The problem of parametric inference is to identify the explanations of
maximal likelihood simultaneously for all parametric settings of a
statistical model. One statistical model of interest is the Markov chain.

The Viterbi path(s) of length n of a Markov chain is the sequence(s) of
n+1 states that have the highest probability of occurring in the Markov
chain. We divide the space of all Markov chains into Viterbi regions in
which two Markov chains are in the same region if they share the same
Viterbi paths. These regions correspond to the vertices of a polytope
in which we represent each sequence by an ordered tuple where each
coordinate corresponds to the frequency of a transition in the sequence.

As the length n increases to infinity, the number of vertices remains
bounded. This results from the ability to decompose each Viterbi
sequence into a prefix, suffix, and periodic interior. Viterbi
sequences for two- and three-state Markov chains are characterized.

A toric Markov chain is a Markov chain with a non-stochastic transition
matrix.
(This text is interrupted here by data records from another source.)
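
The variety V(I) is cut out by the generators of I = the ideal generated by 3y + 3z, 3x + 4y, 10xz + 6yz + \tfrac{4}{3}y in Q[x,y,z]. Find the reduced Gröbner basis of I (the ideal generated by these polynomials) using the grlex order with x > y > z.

G = {z^{2} - \tfrac{2}{11}z, x - \tfrac{4}{3}z, y + z}

f_1 = 3y + 3z, LT = y.
f_2 = 3x + 4y, LT = x.
f_3 = 10xz + 6yz + \tfrac{4}{3}y, LT = xz.

S(f_1,f_2): leading monomials are coprime, so the S-polynomial reduces to 0 (Buchberger's first criterion).
S(f_1,f_3): leading monomials are coprime, so the S-polynomial reduces to 0 (Buchberger's first criterion).
S(f_2,f_3): lcm = xz. S = \tfrac{11}{15}yz - \tfrac{2}{15}y.
  leading term yz: subtract (\tfrac{11}{45}z)·f_1 from \tfrac{11}{15}yz - \tfrac{2}{15}y → -\tfrac{11}{15}z^{2} - \tfrac{2}{15}y
  leading term z^{2}: no divisor's leading term divides it; move -\tfrac{11}{15}z^{2} to the remainder.
  leading term y: subtract (-\tfrac{2}{45})·f_1 from -\tfrac{2}{15}y → \tfrac{2}{15}z
  leading term z: no divisor's leading term divides it; move \tfrac{2}{15}z to the remainder.
  remainder -\tfrac{11}{15}z^{2} + \tfrac{2}{15}z ≠ 0; add g_4 = -\tfrac{11}{15}z^{2} + \tfrac{2}{15}z to the basis.

S(f_1,g_4): leading monomials are coprime, so the S-polynomial reduces to 0 (Buchberger's first criterion).
S(f_2,g_4): leading monomials are coprime, so the S-polynomial reduces to 0 (Buchberger's first criterion).
S(f_3,g_4): lcm = xz^{2}. S = \tfrac{3}{5}yz^{2} + \tfrac{2}{11}xz + \tfrac{2}{15}yz.
  leading term yz^{2}: subtract (\tfrac{1}{5}z^{2})·f_1 from \tfrac{3}{5}yz^{2} + \tfrac{2}{11}xz + \tfrac{2}{15}yz → -\tfrac{3}{5}z^{3} + \tfrac{2}{11}xz + \tfrac{2}{15}yz
  leading term z^{3}: subtract (\tfrac{9}{11}z)·g_4 from -\tfrac{3}{5}z^{3} + \tfrac{2}{11}xz + \tfrac{2}{15}yz → \tfrac{2}{11}xz + \tfrac{2}{15}yz - \tfrac{6}{55}z^{2}
  leading term xz: subtract (\tfrac{2}{33}z)·f_2 from \tfrac{2}{11}xz + \tfrac{2}{15}yz - \tfrac{6}{55}z^{2} → -\tfrac{6}{55}yz - \tfrac{6}{55}z^{2}
  leading term yz: subtract (-\tfrac{2}{55}z)·f_1 from -\tfrac{6}{55}yz - \tfrac{6}{55}z^{2} → 0
  remainder 0.

Every S-polynomial of the final basis reduces to 0, so we have a Gröbner basis.
Inter-reduce: drop elements whose leading term is divisible by another's, tail-reduce, and make monic.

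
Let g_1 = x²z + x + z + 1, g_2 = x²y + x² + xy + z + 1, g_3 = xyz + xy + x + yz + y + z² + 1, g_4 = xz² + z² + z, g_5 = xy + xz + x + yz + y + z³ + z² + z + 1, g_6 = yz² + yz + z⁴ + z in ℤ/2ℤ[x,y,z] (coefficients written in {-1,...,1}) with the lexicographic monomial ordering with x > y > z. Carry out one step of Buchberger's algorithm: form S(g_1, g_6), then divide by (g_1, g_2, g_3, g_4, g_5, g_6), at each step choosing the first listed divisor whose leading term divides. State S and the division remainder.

S(g_1, g_6) = x²yz + x²z⁴ + x²z + xyz + yz² + yz; remainder on division = 0.

lcm(LM(g_1), LM(g_6)) = x²yz².
S = (lcm/LT(g_1))·g_1 − (lcm/LT(g_6))·g_6 = x²yz + x²z⁴ + x²z + xyz + yz² + yz.
Reduce S modulo (g_1, g_2, g_3, g_4, g_5, g_6) in that order:
  leading term x²yz: subtract (y)·g_1 from x²yz + x²z⁴ + x²z + xyz + yz² + yz → x²z⁴ + x²z + xyz + xy + yz² + y
  leading term x²z⁴: subtract (z³)·g_1 from x²z⁴ + x²z + xyz + xy + yz² + y → x²z + xyz + xy + xz³ + yz² + y + z⁴ + z³
  leading term x²z: subtract (1)·g_1 from x²z + xyz + xy + xz³ + yz² + y + z⁴ + z³ → xyz + xy + xz³ + x + yz² + y + z⁴ + z³ + z + 1
  leading term xyz: subtract (1)·g_3 from xyz + xy + xz³ + x + yz² + y + z⁴ + z³ + z + 1 → xz³ + yz² + yz + z⁴ + z³ + z² + z
  leading term xz³: subtract (z)·g_4 from xz³ + yz² + yz + z⁴ + z³ + z² + z → yz² + yz + z⁴ + z
  leading term yz²: subtract (1)·g_6 from yz² + yz + z⁴ + z → 0
The remainder is 0, so this S-polynomial contributes no new basis element.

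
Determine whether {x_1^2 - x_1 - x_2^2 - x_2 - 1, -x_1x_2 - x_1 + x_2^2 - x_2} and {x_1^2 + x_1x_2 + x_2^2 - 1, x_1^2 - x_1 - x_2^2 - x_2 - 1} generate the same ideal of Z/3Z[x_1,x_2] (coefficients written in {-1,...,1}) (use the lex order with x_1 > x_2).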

When the chains have 2 or 3 states, there are some sequences
that are Viterbi for a toric Markov chain, but not for any Markov chain.
However, when the chain has 4 or more states, the sets of Viterbi
sequences are identical for both Markov chains and toric Markov chains.

Other results have been obtained for various graphical structures such
as cycles, toroidal arrays, and "approximate alignments", a structure
that arises from computing optimal alignments of sequence pairs.